Yeah, it's unlikely your landlord wants to combine the two, A) because of the expense of doing so, and B) in case he ever wants to rent them separately again. I don't think you're in "totally sketch"ville, but I'd want him to cover the difference in monthly fees, if there's a separate thing, or at the very least, cover the activation. But $30 is hardly worth sneezing at in the long run.
posted by disillusioned at 9:40 AM on August 12, 2009


Like ddaavviidd says, there is often a fixed component of the electric bill. I have a $16 charge for "Distr Cust Srvc Chrg" that is not based on the number of KWH. If I had two meters, I would pay that twice.
posted by smackfu at 9:48 AM on August 12, 2009


Follow these steps:
1. Activate only one meter/account.
2. Buy extension cords.
3. Run extension cords from rooms with electricity to rooms without electricity.
4. Be happy you don't live on one of those 'No Outlet' streets.
posted by trueluk at 9:54 AM on August 12, 2009 [1 favorite]

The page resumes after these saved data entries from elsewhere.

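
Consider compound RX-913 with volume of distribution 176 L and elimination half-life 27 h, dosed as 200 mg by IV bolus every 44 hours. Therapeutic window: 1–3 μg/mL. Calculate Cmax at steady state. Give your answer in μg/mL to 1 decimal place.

1.7 μg/mL

Over one 44-h interval, 44/27 ≈ 1.6296 half-lives elapse, leaving f ≈ 0.3232 of each dose.
Accumulation ratio R = 1/(1 − f) ≈ 1/0.6768 ≈ 1.4775.
Single-dose peak C₀ = D/Vd = 200/176 ≈ 1.136 μg/mL.
Steady-state peak Cmax,ss = C₀·R ≈ 1.136 × 1.4775 ≈ 1.678 μg/mL.
Peak 1.7 μg/mL vs MTC 3 μg/mL: below toxic threshold.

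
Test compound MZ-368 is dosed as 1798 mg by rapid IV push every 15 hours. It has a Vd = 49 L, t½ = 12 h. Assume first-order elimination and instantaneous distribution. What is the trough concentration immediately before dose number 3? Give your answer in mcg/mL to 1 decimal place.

f = (1/2)^(τ/t½) = (1/2)^(15/12) ≈ 0.4204.
C₀ = D/Vd = 1798/49 ≈ 36.694 mcg/mL.
Before the 3rd dose, 2 doses have been given. Superposition: Cmin = C₀·(f + f²).
≈ 36.694 × (0.4204 + 0.1767) ≈ 36.694 × 0.5971 ≈ 21.910 mcg/mL.

21.9 mcg/mL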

do not do what trueluk suggested.... bad idea for all sorts of reasons...I hope that was a joke...

ask the landlord to reduce the rent by the extra cost of maintaining two accounts...he's the one that went cheap on this....
posted by HuronBob at 9:59 AM on August 12, 2009 [3 favorites]

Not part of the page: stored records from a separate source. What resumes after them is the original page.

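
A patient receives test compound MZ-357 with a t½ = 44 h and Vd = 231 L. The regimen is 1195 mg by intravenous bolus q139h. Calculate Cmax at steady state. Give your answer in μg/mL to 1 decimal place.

Over one 139-h interval, 139/44 ≈ 3.1591 half-lives elapse, leaving f ≈ 0.1119 of each dose.
At steady state, accumulation factor R = 1/(1 − e^(−kτ)) ≈ 1.1260.
Each bolus raises the concentration by D/Vd = 1195/231 ≈ 5.173 μg/mL.
Cmax,ss = C₀/(1 − f) ≈ 5.173/0.8881 ≈ 5.825 μg/mL.

5.8 μg/mL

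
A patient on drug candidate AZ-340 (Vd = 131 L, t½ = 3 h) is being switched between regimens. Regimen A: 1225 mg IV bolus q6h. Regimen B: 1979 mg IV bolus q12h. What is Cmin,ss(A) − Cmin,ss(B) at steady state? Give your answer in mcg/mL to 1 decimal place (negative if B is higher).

Regimen A: f = (1/2)^(6/3) ≈ 0.2500; Cmin,ss = (1225/131)·f/(1−f) ≈ 3.117 mcg/mL.
Regimen B: f = (1/2)^(12/3) ≈ 0.0625; Cmin,ss = (1979/131)·f/(1−f) ≈ 1.007 mcg/mL.
Difference ≈ 3.117 − 1.007 ≈ 2.110 mcg/mL.

2.1 mcg/mL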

While it would be nice if your landlord went along with HuronBob's suggestion I'd bet legally he doesn't have to. Your lease most likely leaves you responsible for utilities and your landlord, by your own admission, told you that the house had two meters. Your ignorance of what that meant when it came time to hook up the power isn't his fault.
posted by Mitheral at 10:18 AM on August 12, 2009


Your lease most likely leaves you responsible for utilities and your landlord, by your own admission, told you that the house had two meters. Your ignorance of what that meant when it came time to hook up the power isn't his fault.

We were not told that there were two meters when we signed the lease, though. We were told that several months later.

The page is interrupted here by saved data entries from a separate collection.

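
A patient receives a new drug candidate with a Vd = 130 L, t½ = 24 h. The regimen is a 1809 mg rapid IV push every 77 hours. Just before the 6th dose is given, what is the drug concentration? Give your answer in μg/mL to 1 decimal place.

1.7 μg/mL

f = (1/2)^(τ/t½) = (1/2)^(77/24) ≈ 0.1082.
C₀ = D/Vd = 1809/130 ≈ 13.915 μg/mL.
Before the 6th dose, 5 doses have been given. Superposition: Cmin = C₀·(f + f² + … + f^5).
≈ 13.915 × (0.1082 + 0.0117 + 0.0013 + 0.0001 + 0.0000) ≈ 13.915 × 0.1213 ≈ 1.688 μg/mL.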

Still, I guess the only course of action is to ask him to refund the difference to us.
posted by showbiz_liz at 10:22 AM on August 12, 2009


That would be a bit different. Worth asking for but I wouldn't expect much and while you might win in court it would make an enemy of your land lord for $150 split six ways. Considering you'll probably need his good will in the future (six college students renting a house = good chance for at least a little drama in the next year) I'd just absorb the cost if he doesn't agree to help you out.
posted by Mitheral at 10:47 AM on August 12, 2009


Our house (which we own) has 2 meters. The additional cost per month is much less than it would be to rewire everything. As a bonus, our house also has 2 water heaters and 2 heat pumps, so we can see how much electricity the second ones are using vs. the first. (Strange house, I know.)
posted by JMOZ at 1:34 PM on August 12, 2009


Why on earth should we have to pay twice as much in electricity bills just because of what the house USED to be like?

I'm not sure but this seems to be the key aspect of your concern. Since electricity costs are based primarily on usage, it is irrelevant how many meters you have. Whether you had one meter or two, your refrigerator, air conditioner, and so forth would still use the same amount of electricity. You are not being double-charged for power.

That said, the activation fee ($150 each?! are you sure this isn't a deposit?) and other regulatory-related costs (say, a fee to provide low-cost power in rural areas) might be a little frustrating to pay twice. On the whole, though, I wouldn't expect this to increase your bill by more than around 10%. That's the figure you might want to talk to the landlord about having him cover -- the cost to you over and above what a single utility meter bill would be.